Oyster and shiitake mushrooms – don’t need much room!

I love mushrooms; amongst my favourites are shiitake and oyster mushrooms. Their robust flavours are perfect in stir fries but work well in many other dishes too. They can be quite expensive to buy fresh, but are very easy and satisfying to grow. Your home mushroom farm needs very little space and could be set up on a shady verandah or balcony. It is a good idea to avoid the hottest months of December and January.

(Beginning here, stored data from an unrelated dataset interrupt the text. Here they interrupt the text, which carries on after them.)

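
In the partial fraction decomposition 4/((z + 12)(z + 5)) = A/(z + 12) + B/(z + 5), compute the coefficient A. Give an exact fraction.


Step 1: Multiply both sides by (z + 12) and set z = -12
Step 2: A = 4 / (-12 + 5)
Step 3: A = 4 / (-7)
Step 4: A = -4/7

-4/7


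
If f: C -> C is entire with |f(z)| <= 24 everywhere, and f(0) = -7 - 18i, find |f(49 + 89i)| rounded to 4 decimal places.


Step 1: By Liouville's theorem, a bounded entire function is constant.
Step 2: f(z) = f(0) = -7 - 18i for all z.
Step 3: |f(w)| = |-7 - 18i| = sqrt(49 + 324)
Step 4: = 19.3132

19.3132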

The kits are readily available and surprisingly easy to use. In my experience, growing mushrooms on ‘logs’ is a lot less tricky than using the mushroom growing kits in boxes. ‘Logs’ made of compressed sawdust and bran are pre-inoculated with mushroom spawn (the ‘seed’ of the fungi) and matured for some months, so you can usually have your first crop in a couple of weeks. An internet search should bring up some suppliers in your area – here in Queensland I know of one at Coolum and one in Brisbane.

Here’s how simple it is:

Oyster Log Preparation

Take your plastic wrapped log and cut the covering off each end if it’s oyster mushrooms; remove the plastic altogether if you’re growing shiitakes.

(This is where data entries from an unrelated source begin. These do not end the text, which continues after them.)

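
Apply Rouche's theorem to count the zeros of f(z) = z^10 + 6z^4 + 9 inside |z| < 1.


Step 1: On |z| = 1 the three terms have sizes |z^10| = 1^10 = 1, |6z^4| = 6*1^4 = 6, |9| = 9
Step 2: The dominant term is g(z) = 9; let h(z) = z^10 + 6z^4 so f = g + h
Step 3: On |z| = 1: |g| = 9 and |h| <= 1 + 6 = 7
Step 4: Since 9 > 7, |h| < |g| on |z| = 1, so by Rouche f has the same number of zeros as g inside |z| < 1
Step 5: g(z) = 9 is a nonzero constant with no zeros inside |z| < 1. Answer = 0

0


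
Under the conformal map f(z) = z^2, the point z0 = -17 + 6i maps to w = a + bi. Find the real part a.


Step 1: z0 = -17 + 6i
Step 2: z0^2 = (-17)^2 - 6^2 - 204i
Step 3: real part = 289 - 36 = 253

253


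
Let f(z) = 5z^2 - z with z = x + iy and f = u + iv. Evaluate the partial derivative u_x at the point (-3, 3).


Step 1: f(z) = 5(x+iy)^2 - (x+iy) + 0
Step 2: u = 5(x^2 - y^2) - x + 0
Step 3: u_x = 10x - 1
Step 4: At (-3, 3): u_x = -30 - 1 = -31

-31


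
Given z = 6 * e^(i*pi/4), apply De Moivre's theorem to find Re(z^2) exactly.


Step 1: By De Moivre's theorem, z^2 = 6^2 * e^(i*2*pi/4) = 36 * (cos(pi/2) + i*sin(pi/2))
Step 2: |z|^2 = 6^2 = 36
Step 3: The angle pi/2 already lies in [0, 2*pi)
Step 4: cos(pi/2) = 0
Step 5: Re(z^2) = 36 * 0 = 0

0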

Activate the log by soaking it in water for 24 hours – you may need to hold the log down with something heavy like bricks or pavers.

Oyster Log Soaking

After soaking, put the log in a large bucket or container with some water in the bottom. Sit it up on a brick so it’s out of the water.
The idea is to keep the log moist but not sodden, so have a spray bottle handy to use each day and cover the container with a damp towel. Mushroom growing doesn’t have to happen in the dark – in fact they need a bit of light to develop colour properly – but put them in a cool spot, out of the direct sunlight.

Oyster Log Soaking

Check your mushroom log each day; soon you’ll see little pinheads emerging. They’ll develop into button-sized mushrooms before quickly becoming ready-to-eat. You can twist them off at the base or snip them with scissors to harvest. Once that flush is finished, rest the log for a couple of days, before resoaking it for round two!

Oyster Log Buttons

Oyster Log Harvest Time

You’ll get four or five harvests from your kit, then put it in the compost or feed it to the worms.
The process is nearly as fast as sprouting and really quite fascinating – you can have nutritious, home grown mushrooms on your plate in just a fortnight.

Shiitake Log

Shiitakes are familiar to most of us as dried mushrooms; fresh, they have a richer flavour than field mushrooms and take up flavours of soy sauce and garlic very well. Oyster mushrooms have a softer texture, a light but distinctive taste and work really well stir-fried with lots of bok choy or wong bok.